Large-scale profiling of protein palmitoylation in mammalian cells

Abstract

S-palmitoylation is a pervasive post-translational modification required for the trafficking, compartmentalization and membrane tethering of many proteins. We demonstrate that the commercially available compound 17-octadecynoic acid (17-ODYA) can serve as a bioorthogonal, click chemistry probe for in situ labeling, identification and verification of palmitoylated proteins in human cells. We identified approximately 125 predicted palmitoylated proteins, including G proteins, receptors and a family of uncharacterized hydrolases whose plasma membrane localization depends on palmitoylation.

Figure 1

17-ODYA labeling and detection of palmitoylated proteins. (a) Schematic of 17-ODYA labeling. Cultured Jurkat T-cells were metabolically labeled with 17-ODYA and the lysates were then reacted with rhodamine-azide or biotin-azide for gel-based and LC-MS-based characterization of palmitoylated proteins. (b) Profiling palmitoylated proteins in the membrane fraction of Jurkat T-cells incubated with 25 µM 17-ODYA for 8 hours. Half of the sample was boiled in 2.5% hydroxylamine (NH₂OH) for 5 minutes to hydrolyze thioesters and remove 17-ODYA labeling.

Figure 2

Membrane tethering of the FAM108 family of serine hydrolases by palmitoylation of an N-terminal cysteine-rich motif. (a)Average spectral counts of three FAM108 proteins identified by 17-ODYA profiling of Jurkat T-cells. None of these proteins showed any spectral counts in either the palmitate or hydroxylamine controls. (b) Cysteine-rich amino acid motif conserved among the seven members of the FAM108 family of proteins. FAM108A3 and FAM108A5 (which were not identified in this study) contain an additional N-terminal sequence preceding the cysteine-rich region of 73 and 28 amino acids respectively. (c) Distribution of FAM108B1-GFP fusion protein (green) expressed in HeLa cells co-stained with DAPI (blue).
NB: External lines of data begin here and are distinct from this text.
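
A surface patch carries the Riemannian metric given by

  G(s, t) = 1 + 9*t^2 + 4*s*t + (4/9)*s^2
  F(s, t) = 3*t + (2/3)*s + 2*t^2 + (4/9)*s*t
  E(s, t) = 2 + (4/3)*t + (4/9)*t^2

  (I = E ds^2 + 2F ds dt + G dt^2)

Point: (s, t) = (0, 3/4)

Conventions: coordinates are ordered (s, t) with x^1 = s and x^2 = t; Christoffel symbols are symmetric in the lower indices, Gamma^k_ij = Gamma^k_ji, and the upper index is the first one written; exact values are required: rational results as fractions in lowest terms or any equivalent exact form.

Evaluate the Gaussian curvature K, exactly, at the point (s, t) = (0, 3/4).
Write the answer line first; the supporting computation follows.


Answer: K = -1024/159201

E = 13/4, F = 27/8, G = 97/16, EG - F^2 = 133/16 at the point
E_s = 0, E_t = 2, F_s = 1, F_t = 6, G_s = 3, G_t = 27/2
E_tt = 8/9, F_st = 4/9, G_ss = 8/9
Brioschi: K = (det M1 - det M2) / (EG - F^2)^2 with the standard first/second-derivative matrices M1, M2.
M1 = [[-E_tt/2 + F_st - G_ss/2, E_s/2, F_s - E_t/2], [F_t - G_s/2, E, F], [G_t/2, F, G]] = [[-4/9, 0, 0], [9/2, 13/4, 27/8], [27/4, 27/8, 97/16]]; det M1 = -133/36
M2 = [[0, E_t/2, G_s/2], [E_t/2, E, F], [G_s/2, F, G]] = [[0, 1, 3/2], [1, 13/4, 27/8], [3/2, 27/8, 97/16]]; det M2 = -13/4
det M1 - det M2 = -4/9; K = -4/9 / (133/16)^2 = -1024/159201


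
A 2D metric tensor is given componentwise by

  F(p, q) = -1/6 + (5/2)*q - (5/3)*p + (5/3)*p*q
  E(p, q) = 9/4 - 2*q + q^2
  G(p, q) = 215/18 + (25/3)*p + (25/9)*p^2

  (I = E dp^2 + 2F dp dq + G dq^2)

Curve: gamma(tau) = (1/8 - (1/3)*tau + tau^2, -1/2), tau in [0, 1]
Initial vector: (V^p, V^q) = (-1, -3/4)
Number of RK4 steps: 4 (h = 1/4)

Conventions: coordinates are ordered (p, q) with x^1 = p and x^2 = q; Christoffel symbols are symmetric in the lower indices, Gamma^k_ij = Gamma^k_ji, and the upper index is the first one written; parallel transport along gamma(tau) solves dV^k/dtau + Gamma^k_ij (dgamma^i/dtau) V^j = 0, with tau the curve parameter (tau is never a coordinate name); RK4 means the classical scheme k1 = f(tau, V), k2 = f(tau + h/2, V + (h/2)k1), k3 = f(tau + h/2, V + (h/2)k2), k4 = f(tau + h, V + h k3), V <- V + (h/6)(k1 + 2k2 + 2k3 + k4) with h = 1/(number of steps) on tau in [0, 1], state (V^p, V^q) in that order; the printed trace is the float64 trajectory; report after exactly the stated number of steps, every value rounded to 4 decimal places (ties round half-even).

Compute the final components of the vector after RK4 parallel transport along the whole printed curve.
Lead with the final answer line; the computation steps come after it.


Answer: V^p = -1.1349, V^q = -0.6589

gamma'(tau) = (-1/3 + 2*tau, 0); f(tau, V)^k = -Gamma^k_ij(gamma(tau)) gamma'^i(tau) V^j; h = 1/4; intermediate values shown to 6 dp
curve data and Christoffel symbols at the stage parameters:
  tau = 0.000000: gamma = (0.125000, -0.500000), gamma' = (-0.333333, 0.000000); Gamma_ppp = -0.040578, Gamma_ppq = -0.275478, Gamma_pqq = -0.552070, Gamma_qpp = -0.082134, Gamma_qpq = 0.309877, Gamma_qqq = -0.073266
  tau = 0.125000: gamma = (0.098958, -0.500000), gamma' = (-0.083333, 0.000000); Gamma_ppp = -0.039604, Gamma_ppq = -0.280914, Gamma_pqq = -0.541059, Gamma_qpp = -0.083298, Gamma_qpq = 0.310566, Gamma_qqq = -0.070361
  tau = 0.250000: gamma = (0.104167, -0.500000), gamma' = (0.166667, 0.000000); Gamma_ppp = -0.039801, Gamma_ppq = -0.279824, Gamma_pqq = -0.543252, Gamma_qpp = -0.083063, Gamma_qpq = 0.310429, Gamma_qqq = -0.070942
  tau = 0.375000: gamma = (0.140625, -0.500000), gamma' = (0.416667, 0.000000); Gamma_ppp = -0.041148, Gamma_ppq = -0.272232, Gamma_pqq = -0.558728, Gamma_qpp = -0.081447, Gamma_qpq = 0.309456, Gamma_qqq = -0.075009
  tau = 0.500000: gamma = (0.208333, -0.500000), gamma' = (0.666667, 0.000000); Gamma_ppp = -0.043490, Gamma_ppq = -0.258306, Gamma_pqq = -0.588026, Gamma_qpp = -0.078563, Gamma_qpq = 0.307577, Gamma_qqq = -0.082551
  tau = 0.625000: gamma = (0.307292, -0.500000), gamma' = (0.916667, 0.000000); Gamma_ppp = -0.046574, Gamma_ppq = -0.238370, Gamma_pqq = -0.632127, Gamma_qpp = -0.074607, Gamma_qpq = 0.304685, Gamma_qqq = -0.093525
  tau = 0.750000: gamma = (0.437500, -0.500000), gamma' = (1.166667, 0.000000); Gamma_ppp = -0.050083, Gamma_ppq = -0.212910, Gamma_pqq = -0.692413, Gamma_qpp = -0.069826, Gamma_qpq = 0.300674, Gamma_qqq = -0.107819
  tau = 0.875000: gamma = (0.598958, -0.500000), gamma' = (1.416667, 0.000000); Gamma_ppp = -0.053694, Gamma_ppq = -0.182568, Gamma_pqq = -0.770597, Gamma_qpp = -0.064491, Gamma_qpq = 0.295468, Gamma_qqq = -0.125225
  tau = 1.000000: gamma = (0.791667, -0.500000), gamma' = (1.666667, 0.000000); Gamma_ppp = -0.057114, Gamma_ppq = -0.148121, Gamma_pqq = -0.868613, Gamma_qpp = -0.058866, Gamma_qpq = 0.289053, Gamma_qqq = -0.145428
step 0: V^p = -1.0000, V^q = -0.7500
step 1: k1 = (0.082395, -0.050091), k2 = (0.020970, -0.012702), k3 = (0.020886, -0.012528), k4 = (-0.041723, 0.025194); V <- V + (h/6)(k1 + 2k2 + 2k3 + k4): V^p = -0.9948, V^q = -0.7531
step 2: k1 = (-0.041724, 0.025194), k2 = (-0.102217, 0.062766), k3 = (-0.101814, 0.061904), k4 = (-0.156610, 0.097822); V <- V + (h/6)(k1 + 2k2 + 2k3 + k4): V^p = -1.0201, V^q = -0.7376
step 3: k1 = (-0.156598, 0.097823), k2 = (-0.202889, 0.131498), k3 = (-0.202217, 0.129926), k4 = (-0.237712, 0.160137); V <- V + (h/6)(k1 + 2k2 + 2k3 + k4): V^p = -1.0703, V^q = -0.7051
step 4: k1 = (-0.237678, 0.160148), k2 = (-0.260858, 0.186261), k3 = (-0.260234, 0.184630), k4 = (-0.270742, 0.206058); V <- V + (h/6)(k1 + 2k2 + 2k3 + k4): V^p = -1.1349, V^q = -0.6589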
Scale bar = 15 µm. (d) Distribution of FAM108B1(Δ1–19)-GFP (green) expressed in HeLa cells co-stained with DAPI (blue). Deletion of the N-terminal cysteine-rich domain prevents FAM108B1 from localizing to the plasma membrane. (e) The N-terminal cysteine-rich motif of FAM108 proteins is palmitoylated and responsible FAM108 membrane localization. FAM108 proteins are fluorophosphonate (FP)-reactive serine hydrolases, which can be efficiently labeled with activity-based probes such as FP-rhodamine or FP-biotin. The upper panel shows FP-rhodamine-labeled soluble and membrane particulate fractions. The distribution of active FAM108 protein is altered from the particulate to soluble fractions by deletion of the N-terminal cysteine-rich motif. In the lower panel, 17-ODYA labeled transfected 293T cells were labeled with FP-biotin and enriched with streptavidin-agarose beads, reacted with rhodamine-azide, and visualized by in-gel fluorescence scanning.